Ok.  So, all that said, I first created a basic graph database (in-memory as opposed to storing data on disk) that allowed creation of nodes and connections and allowing the user to set properties for these nodes and connections at the time of creation or any  time thereafter.  It also has a basic query mechanism for finding individual nodes or finding connected nodes.  At present, I can insert 9 million nodes and create 90 million connections in about a minute, which is okay, but not exactly stellar.  If I had the added burden of disk IO it would slow down dramatically.  But, my computer has 64GB of RAM, so not going to deal with disk crap at this point.

Now, neural nets come into the picture, but how?  Well, remember that a neuron has some sort of algorithm associated with it (possibly more than one, but we will get to that in a bit.)  So, if a node is a neuron, I needed a way of associating the algorithm (basically a piece of code) with the node, in fact embedding it in the node.  Further, because I like systems that are as dynamic as possible, I want to be able to change algorithms within nodes on the fly.  So, I had a problem figuring out how I was going to do this with perl the way I wanted to, but I found a way that I really don't like.  Honestly, what I really wanted was the ability to have the perl code modify itself while running.  In fact, I wanted the perl code to be able to generate code, but that is out of reach I think.  I guess lisp could handle this, but I just don't have the patience for lisp (beautiful language, but a tough one for me.)

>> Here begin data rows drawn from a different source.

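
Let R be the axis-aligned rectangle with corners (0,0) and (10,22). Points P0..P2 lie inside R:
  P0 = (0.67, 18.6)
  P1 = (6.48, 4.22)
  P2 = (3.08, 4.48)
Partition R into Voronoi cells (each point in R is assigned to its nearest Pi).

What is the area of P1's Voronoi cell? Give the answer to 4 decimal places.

Area of P1's cell: 66.0826

1. box [0,10]×[0,22]: [(0, 0) (10, 0) (10, 22) (0, 22)]
2. ⊥bis P1·P0 via (3.575,11.41): [(0, 9.9656) (0, 0) (10, 0) (10, 14.0059)]  |A|=119.8575
3. ⊥bis P1·P2 via (4.78,4.35): [(5.3755, 12.1375) (4.4474, 0) (10, 0) (10, 14.0059)]  |A|=66.0826
4. canonical 4-gon: [(5.3755, 12.1375) (4.4474, 0) (10, 0) (10, 14.0059)]
5. shoelace: 66.0826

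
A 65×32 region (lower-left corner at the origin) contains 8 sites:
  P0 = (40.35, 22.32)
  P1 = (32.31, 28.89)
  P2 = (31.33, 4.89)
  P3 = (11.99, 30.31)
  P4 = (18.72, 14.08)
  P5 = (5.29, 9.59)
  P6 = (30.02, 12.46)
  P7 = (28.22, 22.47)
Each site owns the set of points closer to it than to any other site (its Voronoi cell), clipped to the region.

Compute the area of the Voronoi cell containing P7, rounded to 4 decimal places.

1. box [0,65]×[0,32]: [(0, 0) (65, 0) (65, 32) (0, 32)]
2. ⊥bis P7·P0 via (34.285,22.395): [(0, 0) (34.0081, 0) (34.4038, 32) (0, 32)]  |A|=1094.5894
3. ⊥bis P7·P1 via (30.265,25.68): [(0, 0) (34.0081, 0) (34.2939, 23.1133) (20.3446, 32) (0, 32)]  |A|=1032.1197
4. ⊥bis P7·P2 via (29.775,13.68): [(0, 8.4126) (34.1869, 14.4605) (34.2939, 23.1133) (20.3446, 32) (0, 32)]  |A|=642.4322
5. ⊥bis P7·P3 via (20.105,26.39): [(12.4881, 10.6219) (34.1869, 14.4605) (34.2939, 23.1133) (22.2336, 30.7966)]  |A|=252.7674
6. ⊥bis P7·P4 via (23.47,18.275): [(18.7608, 23.6073) (27.8317, 13.3362) (34.1869, 14.4605) (34.2939, 23.1133) (22.2336, 30.7966)]  |A|=161.659
7. ⊥bis P7·P5 via (16.755,16.03): [(18.7608, 23.6073) (27.8317, 13.3362) (34.1869, 14.4605) (34.2939, 23.1133) (22.2336, 30.7966)]  |A|=161.659
8. ⊥bis P7·P6 via (29.12,17.465): [(18.7608, 23.6073) (24.8616, 16.6993) (34.2354, 18.3849) (34.2939, 23.1133) (22.2336, 30.7966)]  |A|=130.9509
9. canonical 5-gon: [(18.7608, 23.6073) (24.8616, 16.6993) (34.2354, 18.3849) (34.2939, 23.1133) (22.2336, 30.7966)]
10. shoelace: 130.9509

Area of P7's cell: 130.9509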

So, I have nodes/neurons that have data and have algorithms now.  I need something to make the algorithms react to the data.  Now I am running single threaded perl (I refuse to use the pthreads perl because I can't wrap my puny brain around it) so, I technically have to have one neuron/node fire at a time and have its output then go to all of the other neurons/nodes it is connected to or to output if it is that type of neuron/node.  Now if you have 9 million nodes with 90 million connections, you can see that this is not going to be all that fast, which is why this needs to be written in C and run on a supercomputer, but whatever, I'm not doing that because I don't have a supercomputer.  So, here is the plan.  There are a variety of node types and lets say I have nodes that are essentially trigger nodes or input nodes whose values trigger execution across the network.  So, I activate those nodes in some order and that propagates through the system until the "run" finishes and then some other event starts the process up again, or maybe the system, once started, just keeps running...  Not done yet and I don't really have this part sorted out, but I think I am on the right track.

My primary test case is an NLP test case wherein I analyze books that are brought into the database as connected ngrams and so forth.  Somehow, I want to get this sucker to generate language.  So, quite a way to go, although much of the coding for the backend is done.  I'll write more as I get further along.